A patient with AIS may present after a 4.5-hour window and might still be a candidate for endovascular treatment (EVT), which may include angioplasty, stenting, mechanical embolectomy, or intra-arterial thrombolysis. Randomized trials have shown the safety and efficacy of intra-arterial thrombolysis given within 6 hours of symptom onset of AIS. The DAWN and DEFUSE 3 trials selected patients presenting after 6 hours for treatment using imaging-based criteria.  Unfortunately, the results of this study apply to patient MCA or internal carotid artery (ICA) occlusions. A randomized study on posterior circulation AIS treated with intra-arterial therapy was terminated prematurely because of poor recruitment.  The Basilar Artery International Cooperation Study (BASICS) group completed an observational registry study on 619 patients with BA occlusion to see any superiority of intra-arterial therapy to intravenous thrombolysis.  The study did have all the limitations of a non-randomized study. Intra-arterial therapy was more accessible every other day. Following this study, a randomized trial for BA occlusion began in 2011 and is still active. The results of the trial may support other possible studies in the future such as a trial of PCA strokes. Despite the lack of information, there are still good outcomes with some case series in literature after intra-arterial therapy for PCA stokes. Intra-arterial thrombolysis is superior to intravenous thrombolysis in 18 patients with isolated PCA.  There is a case study with isolated PCA that also underwent an endovascular clot aspiration with significant improvement on the patient's symptoms.  Briefly, challenging factors in the acute treatment of PCA stroke include an unclear time of symptom onset, the small size of the vessel, low NIH stroke scale, and the lack of specific guidelines.
The rest of the treatment should be a focus on preventing further cerebrovascular accidents. Antiplatelet or anticoagulation should be started based on the etiology of the stroke. Other secondary risk factors should be addressed with better-controlled hypertension, cholesterol, and diabetes.

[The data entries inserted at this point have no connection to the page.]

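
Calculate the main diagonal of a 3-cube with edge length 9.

Diagonal = √3 · 9 ≈ 15.5885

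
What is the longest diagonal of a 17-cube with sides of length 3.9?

The space diagonal of an n-cube of side s is s√n. Here 3.9·√17 ≈ 16.0801.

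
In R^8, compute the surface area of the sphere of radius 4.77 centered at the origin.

S_8(4.77) = 2·π^(8/2)·(4.77)^7 / Γ(8/2) ≈ 1.82434e+06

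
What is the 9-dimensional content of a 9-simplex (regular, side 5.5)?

V = (5.5^9 / 9!) · √((9+1) / 2^9) ≈ 1.77364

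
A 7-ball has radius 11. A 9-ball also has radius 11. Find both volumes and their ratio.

V_7(11.0) ≈ 9.20723e+07. V_9(11.0) ≈ 7.77771e+09. Ratio V_7/V_9 ≈ 0.01184.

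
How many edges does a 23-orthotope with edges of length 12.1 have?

Number of 1-faces = C(23,1)·2^(23-1) = 23·4194304 = 96468992.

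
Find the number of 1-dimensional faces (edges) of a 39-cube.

The 39-cube has n·2^(n-1) = 39·2^38 = 39·274877906944 = 10720238370816 edges.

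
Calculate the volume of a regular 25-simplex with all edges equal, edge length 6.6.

V = (6.6^25 / 25!) · √((25+1) / 2^25) ≈ 1.74809e-08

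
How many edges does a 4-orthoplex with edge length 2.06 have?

f_1(4-orthoplex) = 2^2 · (4 choose 2) = 24.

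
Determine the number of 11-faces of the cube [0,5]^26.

Number of 11-faces = C(26,11) · 2^(26-11) = 7726160 · 32768 = 253170810880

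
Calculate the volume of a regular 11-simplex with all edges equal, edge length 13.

V_11 = √(12) · 13^11 / (11! · 2^(11/2)) ≈ 3436.74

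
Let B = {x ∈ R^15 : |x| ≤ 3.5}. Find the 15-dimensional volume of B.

Volume = π^{15/2}·(3.5)^15/Γ(17/2) = 678223072849·π^7/37065600 ≈ 5.52651e+07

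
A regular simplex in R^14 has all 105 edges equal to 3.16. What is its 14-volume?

For a regular n-simplex with edge a, V = (a^n / n!)·√((n+1)/2^n). With a=3.16, n=14: V ≈ 3.43595e-06.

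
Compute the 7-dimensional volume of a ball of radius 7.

V = 1882384·π^3/15 ≈ 3.89105e+06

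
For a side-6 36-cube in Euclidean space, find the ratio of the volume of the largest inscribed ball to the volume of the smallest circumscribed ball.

Volume scales as r^n, and r_in/r_out = 1/√36, giving (1/√36)^36 ≈ 9.69516e-29.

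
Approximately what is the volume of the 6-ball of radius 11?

The n-ball volume is π^(n/2)·r^n/Γ(n/2+1). With n=6, r=11: V = 1771561·π^3/6 ≈ 9.15492e+06.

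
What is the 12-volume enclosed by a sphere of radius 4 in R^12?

The n-ball volume is π^(n/2)·r^n/Γ(n/2+1). With n=12, r=4: V = 1048576·π^6/45 ≈ 2.2402e+07.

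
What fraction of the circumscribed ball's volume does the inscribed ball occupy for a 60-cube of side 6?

The radii are 6/2 and 6√60/2, so the volume ratio is (1/√60)^60 = 60^{-60/2} ≈ 4.52337e-54.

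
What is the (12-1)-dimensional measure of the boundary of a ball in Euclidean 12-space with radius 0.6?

The surface area of an n-ball is 2π^(n/2) r^(n-1) / Γ(n/2). For n=12, r=0.6: 0.0581315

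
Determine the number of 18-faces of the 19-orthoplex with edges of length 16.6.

f_18(19-orthoplex) = 2^19 · (19 choose 19) = 524288.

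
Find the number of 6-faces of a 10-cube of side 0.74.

Number of 6-faces = C(10,6) · 2^(10-6) = 210 · 16 = 3360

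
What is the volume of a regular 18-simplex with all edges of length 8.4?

V_18 = √(19) · 8.4^18 / (18! · 2^(18/2)) ≈ 0.0576492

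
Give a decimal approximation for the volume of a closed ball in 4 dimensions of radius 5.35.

The n-ball volume is π^(n/2)·r^n/Γ(n/2+1). With n=4, r=5.35: V ≈ 4042.82.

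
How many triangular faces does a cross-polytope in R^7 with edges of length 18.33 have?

f_2(7-orthoplex) = 2^3 · (7 choose 3) = 280.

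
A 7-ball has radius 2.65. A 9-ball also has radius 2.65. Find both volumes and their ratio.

V_7(2.65) ≈ 4336.12. V_9(2.65) ≈ 21258.4. Ratio V_7/V_9 ≈ 0.204.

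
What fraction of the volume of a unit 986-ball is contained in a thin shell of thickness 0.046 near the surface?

V(inner)/V(outer) = ((1-0.046)/1)^986 ≈ 6.834e-21, so the shell fraction is 1 - 6.834e-21.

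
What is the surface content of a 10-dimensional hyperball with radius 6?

S = n·V_n(r)/r = 10·V_10(6)/6 (volume-to-surface relation), giving 839808·π^5 ≈ 2.56998e+08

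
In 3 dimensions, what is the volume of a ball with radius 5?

V = 500·π/3 ≈ 523.599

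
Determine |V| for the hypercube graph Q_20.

The 20-cube has 2^20 = 1048576 vertices.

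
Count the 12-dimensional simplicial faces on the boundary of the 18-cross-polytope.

Each 12-face is the convex hull of 13 vertices, one chosen as ±e_i from each of 13 distinct axes: 2^13·C(18,13) = 70189056.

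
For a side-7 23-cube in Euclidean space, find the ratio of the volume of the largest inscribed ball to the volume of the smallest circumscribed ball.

V_in/V_out = n^(-n/2) = 23^(-23/2) ≈ 2.18842e-16.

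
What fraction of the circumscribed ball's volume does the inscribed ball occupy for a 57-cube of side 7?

The radii are 7/2 and 7√57/2, so the volume ratio is (1/√57)^57 = 57^{-57/2} ≈ 9.06915e-51.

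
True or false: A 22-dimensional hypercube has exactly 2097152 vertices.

False. The 22-cube has 2^22 = 4194304 vertices.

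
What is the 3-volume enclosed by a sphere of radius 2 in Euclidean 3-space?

V = 32·π/3 ≈ 33.5103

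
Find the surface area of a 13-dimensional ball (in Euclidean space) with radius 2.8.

S_13(2.8) = 2·π^(13/2)·(2.8)^12 / Γ(13/2) ≈ 2.74904e+06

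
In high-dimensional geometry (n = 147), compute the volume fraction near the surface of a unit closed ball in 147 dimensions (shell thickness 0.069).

1 - (1-0.069)^147 ≈ 0.999973 ≈ 99.997274%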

Stroke is a leading cause of disability and the fifth leading cause of death in the United States. The disability and mortality are less likely from pure PCA stroke compared to other strokes. 
Stroke care is a multidisciplinary approach. All rehabilitation services should be involved including physical, occupational, and speech/cognitive therapies. Poststroke complications should be followed closely for prevention and management.

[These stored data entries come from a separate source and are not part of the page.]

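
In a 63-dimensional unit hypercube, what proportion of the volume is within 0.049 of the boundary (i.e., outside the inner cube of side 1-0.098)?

The inner cube has side 1-2·0.049 = 0.902 and volume (0.902)^63 ≈ 0.001507, so the shell holds 0.998493 of the volume.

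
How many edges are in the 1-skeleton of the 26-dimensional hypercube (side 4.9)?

Each of the 2^26 = 67108864 vertices has degree 26; total edges = 26·2^26/2 = 872415232.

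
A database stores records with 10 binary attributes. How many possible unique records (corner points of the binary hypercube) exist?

The 10-cube has 2^10 = 1024 vertices.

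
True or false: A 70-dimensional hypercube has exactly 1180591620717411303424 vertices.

True. The 70-cube has 2^70 = 1180591620717411303424 vertices.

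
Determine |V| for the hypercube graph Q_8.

An n-cube has 2^n vertices; for n = 8 that is 2^8 = 256.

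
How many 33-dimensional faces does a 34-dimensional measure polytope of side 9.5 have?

An n-cube has C(n,k)·2^(n-k) k-faces. Here C(34,33)·2^1 = 34·2 = 68.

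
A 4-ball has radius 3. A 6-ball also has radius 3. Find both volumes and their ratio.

V_4(3) ≈ 399.719. V_6(3) ≈ 3767.26. Ratio V_4/V_6 ≈ 0.1061.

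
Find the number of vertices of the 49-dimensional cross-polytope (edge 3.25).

The vertices are ±e_1, ..., ±e_49, so there are 2·49 = 98.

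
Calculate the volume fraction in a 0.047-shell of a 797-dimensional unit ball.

V(inner)/V(outer) = ((1-0.047)/1)^797 ≈ 2.173e-17, so the shell fraction is 1 - 2.173e-17.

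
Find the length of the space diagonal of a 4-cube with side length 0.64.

d = √(0.64² + 0.64² + ... + 0.64²) [4 terms] = √(4·0.64²) = 0.64√4 = 1.28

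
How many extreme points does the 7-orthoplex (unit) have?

An n-cross-polytope has 2n vertices; here n = 7, giving 14.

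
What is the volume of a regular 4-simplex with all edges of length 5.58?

For a regular n-simplex with edge a, V = (a^n / n!)·√((n+1)/2^n). With a=5.58, n=4: V ≈ 22.5814.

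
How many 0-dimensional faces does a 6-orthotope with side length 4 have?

Number of 0-faces = C(6,0) · 2^(6-0) = 1 · 64 = 64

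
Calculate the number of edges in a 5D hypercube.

Number of 1-faces = C(5,1)·2^(5-1) = 5·16 = 80.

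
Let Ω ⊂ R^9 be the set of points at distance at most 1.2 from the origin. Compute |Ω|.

The n-ball volume is π^(n/2)·r^n/Γ(n/2+1). With n=9, r=1.2: V ≈ 17.0196.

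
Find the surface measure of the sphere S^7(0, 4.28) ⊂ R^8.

S = n·V_n(r)/r = 8·V_8(4.28)/4.28 (volume-to-surface relation), giving 854249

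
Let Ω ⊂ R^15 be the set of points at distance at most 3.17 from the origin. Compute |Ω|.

Volume = π^{15/2}·(3.17)^15/Γ(17/2) ≈ 1.25118e+07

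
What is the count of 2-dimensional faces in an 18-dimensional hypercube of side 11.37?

f_2(18-cube) = (18 choose 2) · 2^16 = 10027008.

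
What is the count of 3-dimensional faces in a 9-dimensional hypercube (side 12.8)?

An n-cube has C(n,k)·2^(n-k) k-faces. Here C(9,3)·2^6 = 84·64 = 5376.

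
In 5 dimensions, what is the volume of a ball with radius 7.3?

The n-ball volume is π^(n/2)·r^n/Γ(n/2+1). With n=5, r=7.3: V ≈ 109122.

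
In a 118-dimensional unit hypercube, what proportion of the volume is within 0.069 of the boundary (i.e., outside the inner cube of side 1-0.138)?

The inner cube has side 1-2·0.069 = 0.862 and volume (0.862)^118 ≈ 2.454e-08, so the shell holds 0.9999999755 of the volume.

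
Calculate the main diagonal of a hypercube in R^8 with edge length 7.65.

||(7.65,7.65,...,7.65)|| = √(8)·7.65 ≈ 21.6375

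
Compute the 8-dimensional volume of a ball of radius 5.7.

The n-ball volume is π^(n/2)·r^n/Γ(n/2+1). With n=8, r=5.7: V ≈ 4.52259e+06.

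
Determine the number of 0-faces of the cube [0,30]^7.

Choose 0 of 7 axes to span the face (C(7,0) = 1 way), then fix each of the remaining 7 coordinates at one of its two extreme values (2^7 = 128 ways): 1·128 = 128.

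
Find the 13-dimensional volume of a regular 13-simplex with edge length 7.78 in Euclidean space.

V_13 = √(14) · 7.78^13 / (13! · 2^(13/2)) ≈ 2.53994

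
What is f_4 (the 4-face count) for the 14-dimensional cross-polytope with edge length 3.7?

Each 4-face is the convex hull of 5 vertices, one chosen as ±e_i from each of 5 distinct axes: 2^5·C(14,5) = 64064.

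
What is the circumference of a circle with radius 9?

|∂B_2(9)| = 2πr = 2π·9 ≈ 56.5487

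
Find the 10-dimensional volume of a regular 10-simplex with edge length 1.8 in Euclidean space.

V = (1.8^10 / 10!) · √((10+1) / 2^10) ≈ 1.01978e-05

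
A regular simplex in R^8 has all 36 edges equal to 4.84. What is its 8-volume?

V = (4.84^8 / 8!) · √((8+1) / 2^8) ≈ 1.40037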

"BEFAST" is a good and handy acronym to recognize common signs of a stroke, regardless of the etiology. Stroke is an emergency. Time is brain.
To help prevent strokes, one should:
Patients with a stroke are usually managed by a multidisciplinary team that includes the emergency department physician, neurologist. ICU nurses, radiologist, physical therapist, occupational and speech therapist and other specialists depending on the functional deficit. The key is to restore the patient to pre-stroke functioning levels, if possible. For patients with a minor stroke recovery is good but those who have gross neurological deficits at the time of admission usually require prolonged rehabilitation and there is often no guarantee of full recovery.